|EVFTA could transform Vietnam into a new investment destination for manufacturers, according to Nikkei Asian Review
The article reports that by ratifying the EVFTA Vietnam is the second country in Southeast Asia to enjoy a trade deal with the European bloc, alongside Singapore.
Once the agreement comes into force scheduled for August 2020, a total of 71% of exports from the country to the EU will become duty-free, so will 65% of EU shipments to Vietnam. Furthermore, up to 99% of tariffs will be phased out by Hanoi over the course of the subsequent 10 years, and by Brussels over the next seven years.
With a population of approximately 96 million, Vietnam boasts the third-largest population among the 10-member Association of Southeast Asian Nations. Moreover, its per capita GDP is estimated to be roughly US$3,500 for 2019, topping the $3,000 benchmark that usually sees car and appliance ownerships take off.
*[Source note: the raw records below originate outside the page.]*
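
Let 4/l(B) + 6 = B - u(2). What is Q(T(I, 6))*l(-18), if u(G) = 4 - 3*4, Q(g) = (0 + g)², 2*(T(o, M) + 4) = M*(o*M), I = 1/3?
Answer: -1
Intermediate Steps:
I = ⅓ ≈ 0.33333
T(o, M) = -4 + o*M²/2 (T(o, M) = -4 + (M*(o*M))/2 = -4 + (M*(M*o))/2 = -4 + (o*M²)/2 = -4 + o*M²/2)
Q(g) = g²
u(G) = -8 (u(G) = 4 - 12 = -8)
l(B) = 4/(2 + B) (l(B) = 4/(-6 + (B - 1*(-8))) = 4/(-6 + (B + 8)) = 4/(-6 + (8 + B)) = 4/(2 + B))
Q(T(I, 6))*l(-18) = (-4 + (½)*(⅓)*6²)²*(4/(2 - 18)) = (-4 + (½)*(⅓)*36)²*(4/(-16)) = (-4 + 6)²*(4*(-1/16)) = 2²*(-¼) = 4*(-¼) = -1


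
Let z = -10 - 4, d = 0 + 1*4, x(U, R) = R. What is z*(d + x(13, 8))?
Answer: -168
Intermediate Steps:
d = 4 (d = 0 + 4 = 4)
z = -14
z*(d + x(13, 8)) = -14*(4 + 8) = -14*12 = -168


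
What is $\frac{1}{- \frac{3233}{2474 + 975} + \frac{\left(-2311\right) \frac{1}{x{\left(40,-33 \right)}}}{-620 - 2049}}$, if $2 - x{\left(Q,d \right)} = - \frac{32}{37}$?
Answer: $- \frac{975770386}{619747319} \approx -1.5745$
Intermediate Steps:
$x{\left(Q,d \right)} = \frac{106}{37}$ ($x{\left(Q,d \right)} = 2 - - \frac{32}{37} = 2 + \frac{32}{37} = \frac{106}{37}$)
$\frac{1}{- \frac{3233}{2474 + 975} + \frac{\left(-2311\right) \frac{1}{x{\left(40,-33 \right)}}}{-620 - 2049}} = \frac{1}{- \frac{3233}{2474 + 975} + \frac{\left(-2311\right) \frac{1}{\frac{106}{37}}}{-620 - 2049}} = \frac{1}{- \frac{3233}{3449} + \frac{\left(-2311\right) \frac{37}{106}}{-620 - 2049}} = \frac{1}{\left(-3233\right) \frac{1}{3449} - \frac{85507}{106 \left(-2669\right)}} = \frac{1}{- \frac{3233}{3449} - - \frac{85507}{282914}} = \frac{1}{- \frac{3233}{3449} + \frac{85507}{282914}} = \frac{1}{- \frac{619747319}{975770386}} = - \frac{975770386}{619747319}$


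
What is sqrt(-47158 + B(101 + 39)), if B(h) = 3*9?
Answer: I*sqrt(47131) ≈ 217.1*I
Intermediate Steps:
B(h) = 27
sqrt(-47158 + B(101 + 39)) = sqrt(-47158 + 27) = sqrt(-47131) = I*sqrt(47131)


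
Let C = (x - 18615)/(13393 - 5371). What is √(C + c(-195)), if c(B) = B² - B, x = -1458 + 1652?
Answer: 11*√20325654258/8022 ≈ 195.49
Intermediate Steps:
x = 194
C = -18421/8022 (C = (194 - 18615)/(13393 - 5371) = -18421/8022 ≈ -2.2963)
√(C + c(-195)) = √(-18421/8022 - 195*(-1 - 195)) = √(-18421/8022 - 195*(-196)) = √(-18421/8022 + 38220) = √(306582419/8022) = 11*√20325654258/8022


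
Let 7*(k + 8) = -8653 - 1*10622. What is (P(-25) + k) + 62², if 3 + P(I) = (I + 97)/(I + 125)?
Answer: 189026/175 ≈ 1080.1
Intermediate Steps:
P(I) = -3 + (97 + I)/(125 + I) (P(I) = -3 + (I + 97)/(I + 125) = -3 + (97 + I)/(125 + I))
k = -19331/7 (k = -8 + (-8653 - 1*10622)/7 = -8 + (-8653 - 10622)/7 = -8 + (⅐)*(-19275) = -8 - 19275/7 = -19331/7 ≈ -2761.6)
(P(-25) + k) + 62² = (2*(-139 - 1*(-25))/(125 - 25) - 19331/7) + 62² = (2*(-139 + 25)/100 - 19331/7) + 3844 = (2*(1/100)*(-114) - 19331/7) + 3844 = (-57/25 - 19331/7) + 3844 = -483674/175 + 3844 = 189026/175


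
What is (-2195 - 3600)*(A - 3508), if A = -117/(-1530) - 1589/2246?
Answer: 388168076307/19091 ≈ 2.0333e+7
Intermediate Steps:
A = -60233/95455 (A = -117*(-1/1530) - 1589*1/2246 = 13/170 - 1589/2246 = -60233/95455 ≈ -0.63101)
(-2195 - 3600)*(A - 3508) = (-2195 - 3600)*(-60233/95455 - 3508) = -5795*(-334916373/95455) = 388168076307/19091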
The article points out that Hanoi already enjoys plenty of benefits from the EU's preferential tariff scheme, adding that the trade deal will surely make the bloc a bigger buyer of Vietnamese goods, therefore increasing its current share of some 15%.
According to the article, strong growth is anticipated for the apparel and footwear sector, which accounts for roughly 20% of all Vietnamese exports with the country emerging as the world's third-largest apparel exporter following China and Bangladesh.
In addition, local textile companies are gearing up to enter the EU market. Once the deal comes into full effect, the bloc will eliminate tariffs on 77.3% of all textile and apparel exports from Vietnam over the course of the subsequent five years, while removing the remaining 22.7% in the following seven-year period.
Most notably, many local companies operating in the sector claim that their contracts with partners in the EU and the United States have been canceled, delayed, or scaled down in recent months. Indeed, the country’s garment industry reported that all enterprises have been affected by the pandemic, noting that 70% of the members were urged to cut labour force in March, with greater reductions in April and May.
Hopes are therefore growing that the trade deal will provide a much-needed boost to the national economy, which is certain to suffer a slowdown from the 7% growth experienced before the novel coronavirus pandemic. Due to the current global COVID-19 crisis, this year’s target in terms of garment export turnover is US$34 billion, down from US$39 billion last year.
The article emphasises that the EVFTA represents positive news for multinational manufacturers outside of the EU as well. Among Japanese enterprises, apparel companies such as Uniqlo operator Fast Retailing and automakers are seeking to increase shipments from Vietnam to Europe.
The Japanese news publication quotes data from the Vietnamese Government, as saying Hanoi's exports to the EU market reached US$42 billion in 2019, while the bloc's shipments to the country totaled US$15 billion. It says there are high hopes from the Vietnamese side on what benefits the agreement can bring.
The Ministry of Planning and Investment therefore expects national export revenue to the EU to enjoy a rise of 42.7% by 2025, in addition to a boost of 44.37% by 2030 in comparison with the no-deal scenario.
The World Bank projects that the agreement will help to boost Vietnam's GDP by 2.4% and increase exports by 12% by 2030. Tran Tuan Anh, Vietnam’s Minister of Industry and Trade, has said the agreement will speed up the reduction of poverty nationwide.
Most notably, the UK, which is completing the Brexit process, will remain part of the EU trade pact with Vietnam until the end of 2020. UK ambassador to Vietnam Gareth Ward told British companies in a recent online conference that both the UK and Vietnam are working on a bilateral trade deal, with an agreement expected to be reached by the end of the year.
In addition, the country is also part of a free trade partnership known as the Regional Comprehensive Economic Partnership (RCEP), which includes all of Southeast Asia, as well as Australia, China, India, Japan, New Zealand, and the Republic of Korea. Elsewhere, the nation is also seeking a trade deal with Israel, whilst local companies are urging it to begin negotiating an FTA with the US as soon as possible.